碩士 === 國立臺灣大學 === 土木工程學研究所 === 87 === The Iterated Almost Unbiased Estimation (IAUE) technique to estimate the variance components of the observations was discussed. The first-order leveling network of Taiwan and a two-dimensional network (excepted from Hirvonen 1979) were used as numerical examples. For the first-order leveling network of Taiwan, the observed elevation differences were grouped according to the standard deviations of individual leveling lines with line-length as parameter. Due to the network geometry, the rigorous IAUE formula caused group redundancies to decrease monotonically when grouping inadequately. As a result, some of the variance factors were unable to converge to unity.
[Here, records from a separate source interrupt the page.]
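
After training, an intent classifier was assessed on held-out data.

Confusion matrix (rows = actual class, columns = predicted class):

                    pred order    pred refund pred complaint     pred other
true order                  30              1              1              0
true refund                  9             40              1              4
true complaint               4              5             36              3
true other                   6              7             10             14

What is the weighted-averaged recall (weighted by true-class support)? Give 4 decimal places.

Per-class recall (TP/(TP+FN)):
  order: TP=30, FN=1+1+0=2 → 30/32 = 0.93750
  refund: TP=40, FN=9+1+4=14 → 40/54 = 0.74074
  complaint: TP=36, FN=4+5+3=12 → 36/48 = 0.75000
  other: TP=14, FN=6+7+10=23 → 14/37 = 0.37838
Weighted-recall = Σ (supportᵢ/N)·recallᵢ with N=171: (32/171)·0.93750 + (54/171)·0.74074 + (48/171)·0.75000 + (37/171)·0.37838 = 0.7018

0.7018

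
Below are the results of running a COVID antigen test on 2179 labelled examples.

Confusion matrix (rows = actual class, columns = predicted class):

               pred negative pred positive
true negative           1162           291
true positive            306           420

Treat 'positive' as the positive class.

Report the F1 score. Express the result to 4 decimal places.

0.5846

Precision = TP/(TP+FP) = 420/711 = 0.5907
Recall = TP/(TP+FN) = 420/726 = 0.5785
F1 = 2·TP/(2·TP+FP+FN) = 840/1437 = 0.5846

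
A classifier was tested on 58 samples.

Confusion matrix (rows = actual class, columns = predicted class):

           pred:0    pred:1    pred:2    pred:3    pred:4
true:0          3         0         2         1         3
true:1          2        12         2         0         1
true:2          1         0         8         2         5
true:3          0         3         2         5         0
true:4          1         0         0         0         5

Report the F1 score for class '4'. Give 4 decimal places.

0.5000

One-vs-rest for '4': TP = diagonal; FP = other classes predicted '4'; FN = '4' predicted as other.
F1 score = 2·TP/(2·TP+FP+FN).
4: TP=5, FP=3+1+5+0=9, FN=1+0+0+0=1 → 10/20 = 0.50000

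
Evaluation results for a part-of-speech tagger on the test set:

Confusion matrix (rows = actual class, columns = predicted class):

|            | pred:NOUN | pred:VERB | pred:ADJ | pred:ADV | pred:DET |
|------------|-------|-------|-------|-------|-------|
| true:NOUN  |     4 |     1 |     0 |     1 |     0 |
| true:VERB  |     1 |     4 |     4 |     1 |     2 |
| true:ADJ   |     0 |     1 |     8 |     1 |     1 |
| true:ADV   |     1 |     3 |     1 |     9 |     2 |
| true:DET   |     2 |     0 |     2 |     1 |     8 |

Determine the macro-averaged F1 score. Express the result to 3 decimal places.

0.561

Per-class F1 score (2·TP/(2·TP+FP+FN)):
  NOUN: TP=4, FP=1+0+1+2=4, FN=1+0+1+0=2 → 8/14 = 0.5714
  VERB: TP=4, FP=1+1+3+0=5, FN=1+4+1+2=8 → 8/21 = 0.3810
  ADJ: TP=8, FP=0+4+1+2=7, FN=0+1+1+1=3 → 16/26 = 0.6154
  ADV: TP=9, FP=1+1+1+1=4, FN=1+3+1+2=7 → 18/29 = 0.6207
  DET: TP=8, FP=0+2+1+2=5, FN=2+0+2+1=5 → 16/26 = 0.6154
Macro-F1 score = mean = (0.5714 + 0.3810 + 0.6154 + 0.6207 + 0.6154) / 5 = 0.561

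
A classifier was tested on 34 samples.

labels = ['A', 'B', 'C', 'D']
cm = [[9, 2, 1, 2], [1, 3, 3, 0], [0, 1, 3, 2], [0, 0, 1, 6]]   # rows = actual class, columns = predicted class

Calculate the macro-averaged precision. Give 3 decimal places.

0.594

Per-class precision (TP/(TP+FP)):
  A: TP=9, FP=1+0+0=1 → 9/10 = 0.9000
  B: TP=3, FP=2+1+0=3 → 3/6 = 0.5000
  C: TP=3, FP=1+3+1=5 → 3/8 = 0.3750
  D: TP=6, FP=2+0+2=4 → 6/10 = 0.6000
Macro-precision = mean = (0.9000 + 0.5000 + 0.3750 + 0.6000) / 4 = 0.594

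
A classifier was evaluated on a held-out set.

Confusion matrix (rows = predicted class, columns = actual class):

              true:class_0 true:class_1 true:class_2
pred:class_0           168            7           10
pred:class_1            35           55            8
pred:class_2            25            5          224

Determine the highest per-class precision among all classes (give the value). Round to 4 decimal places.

Per-class precision (TP/(TP+FP)):
  class_0: TP=168, FP=7+10=17 → 168/185 = 0.90811
  class_1: TP=55, FP=35+8=43 → 55/98 = 0.56122
  class_2: TP=224, FP=25+5=30 → 224/254 = 0.88189
Highest is class 'class_0' with precision = 0.9081.

0.9081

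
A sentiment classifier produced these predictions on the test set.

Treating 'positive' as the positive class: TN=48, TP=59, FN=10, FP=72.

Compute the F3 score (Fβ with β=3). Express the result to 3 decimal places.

0.785

Fβ = (1+β²)·TP / ((1+β²)·TP + β²·FN + FP), with β²=9
= 10·59 / (10·59 + 9·10 + 72) = 0.785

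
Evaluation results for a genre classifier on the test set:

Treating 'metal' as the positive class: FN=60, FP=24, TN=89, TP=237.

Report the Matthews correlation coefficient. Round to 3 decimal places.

MCC = (TP·TN − FP·FN) / √((TP+FP)(TP+FN)(TN+FP)(TN+FN))
Numerator = 237·89 − 24·60 = 19653
Denominator = √(261·297·113·149) = √1305153729 = 36126.9114
MCC = 19653 / 36126.9114 = 0.544

0.544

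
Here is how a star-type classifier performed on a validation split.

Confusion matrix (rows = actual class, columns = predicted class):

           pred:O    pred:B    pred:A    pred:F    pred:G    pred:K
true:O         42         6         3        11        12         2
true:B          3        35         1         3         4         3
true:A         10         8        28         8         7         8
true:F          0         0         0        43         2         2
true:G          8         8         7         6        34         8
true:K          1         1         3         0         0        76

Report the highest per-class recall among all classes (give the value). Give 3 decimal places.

Per-class recall (TP/(TP+FN)):
  O: TP=42, FN=6+3+11+12+2=34 → 42/76 = 0.5526
  B: TP=35, FN=3+1+3+4+3=14 → 35/49 = 0.7143
  A: TP=28, FN=10+8+8+7+8=41 → 28/69 = 0.4058
  F: TP=43, FN=0+0+0+2+2=4 → 43/47 = 0.9149
  G: TP=34, FN=8+8+7+6+8=37 → 34/71 = 0.4789
  K: TP=76, FN=1+1+3+0+0=5 → 76/81 = 0.9383
Highest is class 'K' with recall = 0.938.

0.938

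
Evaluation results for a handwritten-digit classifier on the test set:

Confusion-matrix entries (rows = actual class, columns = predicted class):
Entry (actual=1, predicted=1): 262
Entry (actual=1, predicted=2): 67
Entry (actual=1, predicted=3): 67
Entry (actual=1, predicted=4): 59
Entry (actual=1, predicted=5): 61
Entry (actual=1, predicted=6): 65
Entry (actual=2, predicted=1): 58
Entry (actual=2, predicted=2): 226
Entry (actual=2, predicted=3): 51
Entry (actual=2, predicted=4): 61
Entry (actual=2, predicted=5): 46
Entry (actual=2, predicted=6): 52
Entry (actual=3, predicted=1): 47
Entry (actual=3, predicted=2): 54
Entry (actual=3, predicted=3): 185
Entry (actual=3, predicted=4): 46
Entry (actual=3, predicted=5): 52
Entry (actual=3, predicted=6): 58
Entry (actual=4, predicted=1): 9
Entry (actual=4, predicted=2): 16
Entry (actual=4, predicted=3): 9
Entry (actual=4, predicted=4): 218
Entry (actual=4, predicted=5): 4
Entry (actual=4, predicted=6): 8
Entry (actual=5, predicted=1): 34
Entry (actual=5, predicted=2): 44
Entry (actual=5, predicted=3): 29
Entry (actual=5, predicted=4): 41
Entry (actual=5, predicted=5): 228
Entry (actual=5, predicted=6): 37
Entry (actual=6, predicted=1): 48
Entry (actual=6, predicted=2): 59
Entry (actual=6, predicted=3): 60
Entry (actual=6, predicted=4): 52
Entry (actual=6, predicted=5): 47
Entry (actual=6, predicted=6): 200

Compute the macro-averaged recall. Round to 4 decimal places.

Per-class recall (TP/(TP+FN)):
  1: TP=262, FN=67+67+59+61+65=319 → 262/581 = 0.45095
  2: TP=226, FN=58+51+61+46+52=268 → 226/494 = 0.45749
  3: TP=185, FN=47+54+46+52+58=257 → 185/442 = 0.41855
  4: TP=218, FN=9+16+9+4+8=46 → 218/264 = 0.82576
  5: TP=228, FN=34+44+29+41+37=185 → 228/413 = 0.55206
  6: TP=200, FN=48+59+60+52+47=266 → 200/466 = 0.42918
Macro-recall = mean = (0.45095 + 0.45749 + 0.41855 + 0.82576 + 0.55206 + 0.42918) / 6 = 0.5223

0.5223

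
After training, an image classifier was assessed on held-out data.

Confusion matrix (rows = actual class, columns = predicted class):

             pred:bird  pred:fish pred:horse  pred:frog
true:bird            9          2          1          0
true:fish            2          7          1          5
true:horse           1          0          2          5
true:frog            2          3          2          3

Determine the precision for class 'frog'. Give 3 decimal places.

One-vs-rest for 'frog': TP = diagonal; FP = other classes predicted 'frog'; FN = 'frog' predicted as other.
precision = TP/(TP+FP).
frog: TP=3, FP=0+5+5=10 → 3/13 = 0.2308

0.231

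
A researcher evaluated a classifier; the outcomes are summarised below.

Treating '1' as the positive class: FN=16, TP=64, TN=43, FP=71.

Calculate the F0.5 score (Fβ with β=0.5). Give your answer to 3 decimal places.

0.516

Fβ = (1+β²)·TP / ((1+β²)·TP + β²·FN + FP), with β²=1/4
= 1.25·64 / (1.25·64 + 0.25·16 + 71) = 0.516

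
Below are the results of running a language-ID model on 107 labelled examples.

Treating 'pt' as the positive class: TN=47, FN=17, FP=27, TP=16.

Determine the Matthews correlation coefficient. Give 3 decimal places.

0.113

MCC = (TP·TN − FP·FN) / √((TP+FP)(TP+FN)(TN+FP)(TN+FN))
Numerator = 16·47 − 27·17 = 293
Denominator = √(43·33·74·64) = √6720384 = 2592.3703
MCC = 293 / 2592.3703 = 0.113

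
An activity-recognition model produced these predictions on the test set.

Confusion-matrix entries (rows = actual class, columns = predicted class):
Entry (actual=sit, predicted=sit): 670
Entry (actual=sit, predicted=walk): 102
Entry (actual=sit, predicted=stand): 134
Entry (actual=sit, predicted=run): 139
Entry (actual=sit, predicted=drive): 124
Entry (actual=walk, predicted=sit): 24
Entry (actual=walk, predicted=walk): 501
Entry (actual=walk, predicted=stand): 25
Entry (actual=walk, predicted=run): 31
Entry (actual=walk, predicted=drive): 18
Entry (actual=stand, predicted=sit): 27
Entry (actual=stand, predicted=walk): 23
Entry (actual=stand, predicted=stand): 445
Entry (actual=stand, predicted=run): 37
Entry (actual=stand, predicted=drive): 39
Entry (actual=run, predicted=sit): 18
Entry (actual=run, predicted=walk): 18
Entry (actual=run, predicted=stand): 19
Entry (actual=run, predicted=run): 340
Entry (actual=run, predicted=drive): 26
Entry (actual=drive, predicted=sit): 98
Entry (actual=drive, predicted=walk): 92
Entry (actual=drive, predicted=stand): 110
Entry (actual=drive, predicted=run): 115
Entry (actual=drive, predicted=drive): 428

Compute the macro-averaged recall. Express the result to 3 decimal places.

0.701

Per-class recall (TP/(TP+FN)):
  sit: TP=670, FN=102+134+139+124=499 → 670/1169 = 0.5731
  walk: TP=501, FN=24+25+31+18=98 → 501/599 = 0.8364
  stand: TP=445, FN=27+23+37+39=126 → 445/571 = 0.7793
  run: TP=340, FN=18+18+19+26=81 → 340/421 = 0.8076
  drive: TP=428, FN=98+92+110+115=415 → 428/843 = 0.5077
Macro-recall = mean = (0.5731 + 0.8364 + 0.7793 + 0.8076 + 0.5077) / 5 = 0.701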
On the other hand, the variance factors as estimated by the IAUE approximate formula tended to oscillate at 1 and converged eventually. For the two- dimensional network, the grouping was made according to the lengths of the measured distances and the triangle misclosures of the observed angles. Due to large degree of freedom of the network, and hence more flexible in grouping the observed quantities, all variance factors converged to unity no matter whether the rigorous formula or the approximate one was used. When the Helmert’s method was applied for checking the consistency among the weights as determined by IAUE, it was found that the consistency was always fulfilled among those group variances which were estimated by the rigorous formula provided that the corresponding variance factors converged to unity, and that the consistency was not satisfactory among those group variances which were estimated by the approximate formula. However, such an inconsistency was degraded significantly if the rigorous formula was employed in the first several iterations and then succeeded thereafter with the approximate formula. In addition, three indicators: (1) convergence of variance factors to unity, (2) the a posteriori variance of unity weight being equal to 1, and (3) the highest mean network precision, were proposed to help select the optimum grouping scheme for a network.